In looking at macroeconomic patterns, all of the panelists noted that commercial real estate is a strong hedge against inflation. As inflation continues to hit 30-year highs — with Russia’s invasion of Ukraine potentially driving the consumer price index even higher, The New York Times reports — investment in strong assets is important, but one thing to keep an eye on is a property’s rent rolls.
NYU’s Savage commented, “The shorter duration the lease, the better the inflation hedge,” carrying on to note that multifamily is a strong mitigator due to the standard 12-month leases at most communities.
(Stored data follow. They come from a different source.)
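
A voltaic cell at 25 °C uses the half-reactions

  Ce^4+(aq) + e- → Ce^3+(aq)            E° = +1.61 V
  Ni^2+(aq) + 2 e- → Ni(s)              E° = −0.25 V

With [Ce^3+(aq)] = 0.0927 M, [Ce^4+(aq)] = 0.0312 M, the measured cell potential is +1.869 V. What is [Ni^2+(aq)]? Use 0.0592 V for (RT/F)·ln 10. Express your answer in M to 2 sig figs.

0.056 M

Ce⁴⁺/Ce³⁺ is the cathode (higher E°); E°cell = +1.61 − (−0.25) = +1.86 V with n = 2.
Rearranging E = E° − (0.0592/n)·log Q gives log Q = 2(+1.86 − (+1.869))/0.0592 = −0.304.
Balancing electrons gives 2 Ce^4+(aq) + Ni(s) → 2 Ce^3+(aq) + Ni^2+(aq); thus Q = ([Ce^3+(aq)]^2·[Ni^2+(aq)]) / [Ce^4+(aq)]^2.
Solving for the unknown gives log [Ni^2+(aq)] = −1.250, so [Ni^2+(aq)] ≈ 0.056 M.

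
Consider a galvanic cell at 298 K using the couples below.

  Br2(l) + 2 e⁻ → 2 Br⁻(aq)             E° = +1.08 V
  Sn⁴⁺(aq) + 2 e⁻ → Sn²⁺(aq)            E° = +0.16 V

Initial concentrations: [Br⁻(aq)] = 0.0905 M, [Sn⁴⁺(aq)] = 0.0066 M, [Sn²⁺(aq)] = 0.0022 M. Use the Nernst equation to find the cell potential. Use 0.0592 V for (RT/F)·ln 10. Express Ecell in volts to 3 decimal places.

The Br₂/Br⁻ couple has the more positive E°, so it is the cathode; Sn⁴⁺/Sn²⁺ is the anode.
The standard potential is +1.08 − (+0.16) = +0.92 V and the balanced reaction transfers n = 2 electrons.
The balanced reaction is Br2(l) + Sn²⁺(aq) → 2 Br⁻(aq) + Sn⁴⁺(aq), so Q = ([Br⁻(aq)]^2·[Sn⁴⁺(aq)]) / [Sn²⁺(aq)] = 0.0246 and log Q = −1.610.
By the Nernst equation, E = +0.92 − (0.0592/2)·(−1.610) = +0.968 V.

+0.968 V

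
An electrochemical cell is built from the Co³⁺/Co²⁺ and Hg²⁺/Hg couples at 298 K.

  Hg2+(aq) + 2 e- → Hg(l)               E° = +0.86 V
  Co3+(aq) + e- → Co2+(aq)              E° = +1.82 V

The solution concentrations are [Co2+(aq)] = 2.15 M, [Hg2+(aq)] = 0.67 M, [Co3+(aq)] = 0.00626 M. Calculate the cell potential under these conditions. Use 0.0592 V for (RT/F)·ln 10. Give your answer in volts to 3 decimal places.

Co³⁺/Co²⁺ is reduced (cathode, E° = +1.82 V) and Hg²⁺/Hg is oxidized (anode).
The standard potential is +1.82 − (+0.86) = +0.96 V and the balanced reaction transfers n = 2 electrons.
Balancing gives 2 Co3+(aq) + Hg(l) → 2 Co2+(aq) + Hg2+(aq); hence Q = ([Co2+(aq)]^2·[Hg2+(aq)]) / [Co3+(aq)]^2 = 7.9×10^4 (log Q = 4.898).
By the Nernst equation, E = +0.96 − (0.0592/2)·(4.898) = +0.815 V.

+0.815 V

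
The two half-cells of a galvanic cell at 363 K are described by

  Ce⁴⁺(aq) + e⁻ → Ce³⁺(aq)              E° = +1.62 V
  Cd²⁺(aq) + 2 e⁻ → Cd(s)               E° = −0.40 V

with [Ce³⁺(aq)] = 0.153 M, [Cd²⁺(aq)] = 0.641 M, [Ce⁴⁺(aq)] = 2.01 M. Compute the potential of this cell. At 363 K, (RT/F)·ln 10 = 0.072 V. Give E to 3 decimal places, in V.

+2.107 V

The Ce⁴⁺/Ce³⁺ couple has the more positive E°, so it is the cathode; Cd²⁺/Cd is the anode.
E°cell = E°cat − E°an = +1.62 − (−0.40) = +2.02 V; n = 2.
The balanced reaction is 2 Ce⁴⁺(aq) + Cd(s) → 2 Ce³⁺(aq) + Cd²⁺(aq), so Q = ([Ce³⁺(aq)]^2·[Cd²⁺(aq)]) / [Ce⁴⁺(aq)]^2 = 0.00371 and log Q = −2.430.
Applying E = E° − (RT ln10/nF)·log Q gives +2.02 − (0.072/2)(−2.430) = +2.107 V.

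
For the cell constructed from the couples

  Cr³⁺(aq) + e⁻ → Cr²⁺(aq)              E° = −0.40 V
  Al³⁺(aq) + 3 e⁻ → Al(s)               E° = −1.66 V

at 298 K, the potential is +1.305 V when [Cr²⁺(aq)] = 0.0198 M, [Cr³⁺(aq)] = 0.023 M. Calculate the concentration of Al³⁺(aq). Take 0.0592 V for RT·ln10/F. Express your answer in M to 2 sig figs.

The Cr³⁺/Cr²⁺ couple has the larger reduction potential, so it is the cathode: E°cell = −0.40 − (−1.66) = +1.26 V and n = 3.
Since E = E° − (0.0592/n)·log Q, log Q = n(E° − E)/0.0592 = −2.280.
For 3 Cr³⁺(aq) + Al(s) → 3 Cr²⁺(aq) + Al³⁺(aq), the reaction quotient is Q = ([Cr²⁺(aq)]^3·[Al³⁺(aq)]) / [Cr³⁺(aq)]^3.
Substituting the known concentrations and solving, log [Al³⁺(aq)] = −2.085 and [Al³⁺(aq)] = 0.0082 M.

0.0082 M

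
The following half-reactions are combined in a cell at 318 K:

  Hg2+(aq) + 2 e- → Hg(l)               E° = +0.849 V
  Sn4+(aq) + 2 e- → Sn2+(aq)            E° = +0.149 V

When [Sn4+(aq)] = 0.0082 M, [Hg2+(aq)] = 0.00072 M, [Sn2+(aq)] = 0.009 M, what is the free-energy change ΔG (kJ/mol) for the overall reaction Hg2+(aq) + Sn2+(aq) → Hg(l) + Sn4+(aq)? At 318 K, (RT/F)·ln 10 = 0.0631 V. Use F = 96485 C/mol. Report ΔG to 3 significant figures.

−116 kJ/mol

The standard cell potential is +0.849 − (+0.149) = +0.700 V, with n = 2 electrons in the balanced equation.
The reaction quotient is [Sn4+(aq)] / ([Hg2+(aq)]·[Sn2+(aq)]) = 1.27×10^3; by Nernst, E = +0.700 − (0.0631/2)(3.102) = +0.6021 V.
Finally ΔG = −nFE = −(2)(96485 C/mol)(+0.6021 V) = −116 kJ/mol.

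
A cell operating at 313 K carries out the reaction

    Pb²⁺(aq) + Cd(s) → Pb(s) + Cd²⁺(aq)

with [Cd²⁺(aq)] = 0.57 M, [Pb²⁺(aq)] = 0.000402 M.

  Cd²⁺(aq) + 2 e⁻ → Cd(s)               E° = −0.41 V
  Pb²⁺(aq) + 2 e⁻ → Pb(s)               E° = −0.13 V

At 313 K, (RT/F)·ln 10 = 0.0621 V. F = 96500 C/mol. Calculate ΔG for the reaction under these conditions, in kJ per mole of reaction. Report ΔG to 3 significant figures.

−35.1 kJ/mol

With Pb²⁺/Pb reduced at the cathode, E°cell = −0.13 − (−0.41) = +0.28 V and n = 2.
The reaction quotient is [Cd²⁺(aq)] / [Pb²⁺(aq)] = 1.42×10^3; by Nernst, E = +0.28 − (0.0621/2)(3.152) = +0.1821 V.
Then ΔG = −nFE = −2 × 96500 × +0.1821 J/mol = −35.1 kJ/mol.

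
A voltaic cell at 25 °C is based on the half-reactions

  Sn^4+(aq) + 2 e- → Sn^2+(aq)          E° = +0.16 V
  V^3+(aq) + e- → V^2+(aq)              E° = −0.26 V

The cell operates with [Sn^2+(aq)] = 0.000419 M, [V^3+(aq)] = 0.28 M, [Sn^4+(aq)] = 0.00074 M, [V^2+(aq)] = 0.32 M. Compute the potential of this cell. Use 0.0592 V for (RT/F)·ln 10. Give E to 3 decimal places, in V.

The Sn⁴⁺/Sn²⁺ couple has the more positive E°, so it is the cathode; V³⁺/V²⁺ is the anode.
The standard potential is +0.16 − (−0.26) = +0.42 V and the balanced reaction transfers n = 2 electrons.
The balanced reaction is Sn^4+(aq) + 2 V^2+(aq) → Sn^2+(aq) + 2 V^3+(aq), so Q = ([Sn^2+(aq)]·[V^3+(aq)]^2) / ([Sn^4+(aq)]·[V^2+(aq)]^2) = 0.434 and log Q = −0.363.
Applying E = E° − (RT ln10/nF)·log Q gives +0.42 − (0.0592/2)(−0.363) = +0.431 V.

+0.431 V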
He also noted that, depending on how office space in urban cores is reconceptualized, coworking or flexible space with typically daily or monthly agreements could also act as an effective hedge.
What to Watch?
Doyle noted that, in 2021, two-thirds of new commercial real estate financing packages were floating-rate loans, a drastic change from years past. Savage noted that variable interest structures may make a lot more sense going forward, particularly as LIBOR is phased out in favor of SOFR, but it isn’t yet clear how this may play out during times of economic stress.
In terms of investment patterns, Doyle expects 2022 to look similar to last year — at least in terms of private client investments. He commented that it seems unlikely the 1031 exchange program will change in the near term, and that investors will continually be looking to deploy capital. However, it may not be occurring in the most visible of venues: “If you’re looking for what’s available, you’re probably missing what’s actually happening,” he concluded.